Whiting Petroleum Corporation Names Tim Sulser Chief Corporate Development and Strategy Officer
Whiting Petroleum Corporation (NYSE: WLL) today announced that Tim
Sulser has been named Chief Corporate Development and Strategy Officer,
effective September 4, 2018. Mr. Sulser previously served as Chief
Executive Officer of Salt Creek Oil and Gas, LLC and Director of
Investment Banking for Tudor Pickering & Holt. In his role as Chief
Corporate Development and Strategy Officer, Mr. Sulser will be
responsible for Corporate Planning, Business Development, Acquisitions
and Divestitures, and Exploration.
Whiting’s Chairman of the Board, President and Chief Executive Officer
Bradley Holly commented, “With his strong background in upstream
operations and investment banking, Tim brings an impressive skillset to
Whiting’s new corporate structure. Tim will be working with the team to
ensure that Whiting is maximizing the value of its high-quality asset
base while systematically planning for the future.”
Mr. Sulser commented, “Whiting controls a leading position in a premier
oil play and is generating strong growth and free cash flow. I look
forward to implementing a disciplined decision-making process that
allows Whiting to allocate capital so we can consistently create value
through the commodity cycle.”
About Tim Sulser
Tim Sulser founded Salt Creek Oil and Gas, LLC with Jerry Sommer and
Earl Norris in 2015 after five years as an investment banker with Tudor,
Pickering, Holt & Co (TPH), most recently heading their Denver office.
While at TPH, Tim advised upstream clients on acquisitions and
divestitures and energy capital markets. Prior to joining TPH he worked
as a reservoir engineer for reserve engineering consultant Netherland,
Sewell, and Associates in Houston, TX. He started his career with
Marathon Oil Company in Lafayette, LA. Tim holds a B.S. in Petroleum
Engineering from Montana Tech and M.S. in Operations Research from
Columbia University.
About Whiting Petroleum Corporation
Whiting Petroleum Corporation, a Delaware corporation, is an independent
oil and gas company that develops, produces, acquires and explores for
crude oil, natural gas and natural gas liquids primarily in the Rocky
Mountains region of the United States. The Company’s largest projects
are in the Bakken and Three Forks plays in North Dakota and Montana and
the Niobrara play in northeast Colorado. The Company trades publicly
under the symbol WLL on the New York Stock Exchange. For further
information, please visit http://www.whiting.com.

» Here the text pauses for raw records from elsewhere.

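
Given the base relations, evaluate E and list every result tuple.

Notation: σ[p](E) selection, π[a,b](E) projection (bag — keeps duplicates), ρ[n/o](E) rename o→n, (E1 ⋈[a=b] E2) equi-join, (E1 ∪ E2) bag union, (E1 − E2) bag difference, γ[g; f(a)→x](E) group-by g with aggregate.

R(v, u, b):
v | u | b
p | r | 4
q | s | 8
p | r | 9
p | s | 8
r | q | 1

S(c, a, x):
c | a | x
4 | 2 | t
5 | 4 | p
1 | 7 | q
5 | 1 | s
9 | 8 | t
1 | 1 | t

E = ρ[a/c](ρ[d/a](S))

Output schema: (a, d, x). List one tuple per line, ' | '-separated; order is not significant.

Stepwise |·|:
  S → 6
  ρ[d/a](S) → 6
  ρ[a/c](ρ[d/a](S)) → 6

== RESULT ==
a | d | x
1 | 1 | t
1 | 7 | q
4 | 2 | t
5 | 1 | s
5 | 4 | p
9 | 8 | t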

Forward-Looking Statements
This news release contains statements that we believe to be
“forward-looking statements” within the meaning of Section 27A of the
Securities Act of 1933 and Section 21E of the Securities Exchange Act of
1934. All statements other than historical facts, including, without
limitation, statements regarding our future financial position, business
strategy, projected revenues, earnings, costs, capital expenditures and
debt levels, and plans and objectives of management for future
operations, are forward-looking statements. When used in this news
release, words such as we “expect,” “intend,” “plan,” “estimate,”

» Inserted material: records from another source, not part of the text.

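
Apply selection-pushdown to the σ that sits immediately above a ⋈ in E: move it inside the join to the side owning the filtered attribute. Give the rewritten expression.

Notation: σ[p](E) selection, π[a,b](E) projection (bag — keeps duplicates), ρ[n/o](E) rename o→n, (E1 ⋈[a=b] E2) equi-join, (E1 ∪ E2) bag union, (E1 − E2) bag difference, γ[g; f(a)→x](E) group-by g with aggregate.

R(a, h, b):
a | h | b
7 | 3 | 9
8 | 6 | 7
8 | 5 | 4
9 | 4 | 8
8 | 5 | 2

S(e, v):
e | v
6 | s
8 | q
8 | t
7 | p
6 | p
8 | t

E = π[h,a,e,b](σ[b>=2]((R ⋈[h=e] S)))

σ filters on b, owned by the left side.
E' = π[h,a,e,b]((σ[b>=2](R) ⋈[h=e] S))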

“anticipate,” “believe” or “should” or the negative thereof or
variations thereon or similar terminology are generally intended to
identify forward-looking statements. Such forward-looking statements are
subject to risks and uncertainties that could cause actual results to
differ materially from those expressed in, or implied by, such
statements.
These risks and uncertainties include, but are not limited to: declines
in or extended periods of low oil, NGL or natural gas prices; our level
of success in exploration, development and production activities; risks
related to our level of indebtedness, ability to comply with debt
covenants and periodic redeterminations of the borrowing base under our
credit agreement; impacts to financial statements as a result of
impairment write-downs; our ability to successfully complete asset
dispositions and the risks related thereto; revisions to reserve
estimates as a result of changes in commodity prices, regulation and
other factors; adverse weather conditions that may negatively impact
development or production activities; the timing of our exploration and
development expenditures; inaccuracies of our reserve estimates or our
assumptions underlying them; risks relating to any unforeseen
liabilities of ours; our ability to generate sufficient cash flows from
operations to meet the internally funded portion of our capital
expenditures budget; our ability to obtain external capital to finance
exploration and development operations; federal and state initiatives
relating to the regulation of hydraulic fracturing and air emissions;
unforeseen underperformance of or liabilities associated with acquired
properties; the impacts of hedging on our results of operations; failure
of our properties to yield oil or gas in commercially viable quantities;
availability of, and risks associated with, transport of oil and gas;
our ability to drill producing wells on undeveloped acreage prior to its
lease expiration; shortages of or delays in obtaining qualified
personnel or equipment, including drilling rigs and completion services;
uninsured or underinsured losses resulting from our oil and gas
operations; our inability to access oil and gas markets due to market
conditions or operational impediments; the impact and costs of
compliance with laws and regulations governing our oil and gas
operations; the potential impact of changes in laws, including tax
reform, that could have a negative effect on the oil and gas industry;
our ability to replace our oil and natural gas reserves; any loss of our
senior management or technical personnel; competition in the oil and gas
industry; cyber security attacks or failures of our telecommunication
systems; and other risks described under the caption “Risk Factors” in
our Annual Report on Form 10-K for the period ended December 31, 2017.
We assume no obligation, and disclaim any duty, to update the
forward-looking statements in this news release.